I picked up one of the earlier books that I had bought: 'Gordon Ramsay Makes It Easy'. I think I actually bought this book originally for my dad in 2005, when he was first getting on board with the new wave of home cooking and celebrity chefs that was sweeping the UK at the time. I actually liked the structure of the book - divided into sections like "Great Fast Food" and "Posh". I think then that I must have bought another copy of the book for Dave.
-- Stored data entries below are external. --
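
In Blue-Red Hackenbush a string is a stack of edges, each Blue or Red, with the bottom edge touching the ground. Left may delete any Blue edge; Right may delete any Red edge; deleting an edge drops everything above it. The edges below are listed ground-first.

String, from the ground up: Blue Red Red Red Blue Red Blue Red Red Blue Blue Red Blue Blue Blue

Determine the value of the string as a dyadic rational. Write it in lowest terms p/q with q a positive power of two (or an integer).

2671/16384

Recurse on prefixes of the 15-edge string Blue Red Red Red Blue Red Blue Red Red Blue Blue Red Blue Blue Blue:
step 1: add Blue to get B; options L={ 0 } R={ none } ⇒ 1
step 2: add Red to get BR; options L={ 0 } R={ 1 } ⇒ 1/2
step 3: add Red to get BRR; options L={ 0 } R={ 1/2, 1 } ⇒ 1/4
step 4: add Red to get BRRR; options L={ 0 } R={ 1/4, 1/2, 1 } ⇒ 1/8
step 5: add Blue to get BRRRB; options L={ 0, 1/8 } R={ 1/4, 1/2, 1 } ⇒ 3/16
step 6: add Red to get BRRRBR; options L={ 0, 1/8 } R={ 3/16, 1/4, 1/2, 1 } ⇒ 5/32
step 7: add Blue to get BRRRBRB; options L={ 0, 1/8, 5/32 } R={ 3/16, 1/4, 1/2, 1 } ⇒ 11/64
step 8: add Red to get BRRRBRBR; options L={ 0, 1/8, 5/32 } R={ 11/64, 3/16, 1/4, 1/2, 1 } ⇒ 21/128
step 9: add Red to get BRRRBRBRR; options L={ 0, 1/8, 5/32 } R={ 21/128, 11/64, 3/16, 1/4, 1/2, 1 } ⇒ 41/256
step 10: add Blue to get BRRRBRBRRB; options L={ 0, 1/8, 5/32, 41/256 } R={ 21/128, 11/64, 3/16, 1/4, 1/2, 1 } ⇒ 83/512
step 11: add Blue to get BRRRBRBRRBB; options L={ 0, 1/8, 5/32, 41/256, 83/512 } R={ 21/128, 11/64, 3/16, 1/4, 1/2, 1 } ⇒ 167/1024
step 12: add Red to get BRRRBRBRRBBR; options L={ 0, 1/8, 5/32, 41/256, 83/512 } R={ 167/1024, 21/128, 11/64, 3/16, 1/4, 1/2, 1 } ⇒ 333/2048
step 13: add Blue to get BRRRBRBRRBBRB; options L={ 0, 1/8, 5/32, 41/256, 83/512, 333/2048 } R={ 167/1024, 21/128, 11/64, 3/16, 1/4, 1/2, 1 } ⇒ 667/4096
step 14: add Blue to get BRRRBRBRRBBRBB; options L={ 0, 1/8, 5/32, 41/256, 83/512, 333/2048, 667/4096 } R={ 167/1024, 21/128, 11/64, 3/16, 1/4, 1/2, 1 } ⇒ 1335/8192
step 15: add Blue to get BRRRBRBRRBBRBBB; options L={ 0, 1/8, 5/32, 41/256, 83/512, 333/2048, 667/4096, 1335/8192 } R={ 167/1024, 21/128, 11/64, 3/16, 1/4, 1/2, 1 } ⇒ 2671/16384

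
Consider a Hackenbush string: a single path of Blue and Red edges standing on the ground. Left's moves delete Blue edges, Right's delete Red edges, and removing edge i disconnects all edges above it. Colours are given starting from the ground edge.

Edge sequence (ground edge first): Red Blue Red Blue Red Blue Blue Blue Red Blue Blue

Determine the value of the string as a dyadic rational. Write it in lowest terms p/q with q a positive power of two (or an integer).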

One of the first recipes I tried from this book was the Carpaccio of Beef. Anyone who loves their steak rare will love carpaccio. I always order this at Via Romana in Los Belones, Spain, when I go back. They serve it with peppery rocket, sweet balsamic and salty parmesan. We also order a garlic flat bread to accompany it. If you're making carpaccio yourself, the trick is to cool the seared beef so that it is easier to slice thinly.
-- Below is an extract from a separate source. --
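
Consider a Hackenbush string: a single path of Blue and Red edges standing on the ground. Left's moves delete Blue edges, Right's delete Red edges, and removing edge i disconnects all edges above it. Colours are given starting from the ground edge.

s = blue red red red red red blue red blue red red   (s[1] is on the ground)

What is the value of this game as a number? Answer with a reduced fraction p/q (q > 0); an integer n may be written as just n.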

I also tried to cook the Wild Sea Bass Wrapped in Courgette Flowers as a canape once. I wasn't able to find courgette flowers - have you ever seen them? Anywhere? At all?! But I did wrap the small squares of fish in thinly sliced courgette, and it was a lovely combo.
I have little sticky labels all over this book - obviously intending to try a few other recipes. For example the Mini Tart Tatins of Caramelised Red Onion and Goat's Cheese, the Lemon Chilli Chicken Wings with a Couscous Salad and the Butternut Squash Puff 'Pizza' with Sage and Smoked Cheddar. But, on the night in question, I opted for the Turbot Fillets with Fennel and Lemon - hindered slightly by not being able to find turbot.
It was a simple recipe whereby you created a fragrant stock with lemongrass and vanilla in which to poach the fish and serve it on a bed of aromatic, slightly caramelised fennel. I found that a lot needed to be done last minute, so struggled a little to sufficiently reduce the sauce and still keep the fish warm and not overcooked.
With a stroke of genius, I paired the fish with a green salad of cucumber, apple and spring onions, which added a crisp, fresh dimension to the meal. But it didn't need much embellishment. It was a perfectly delicious fish dish that I would be happy to eat for lunch in the sun with a nice cold glass of white wine.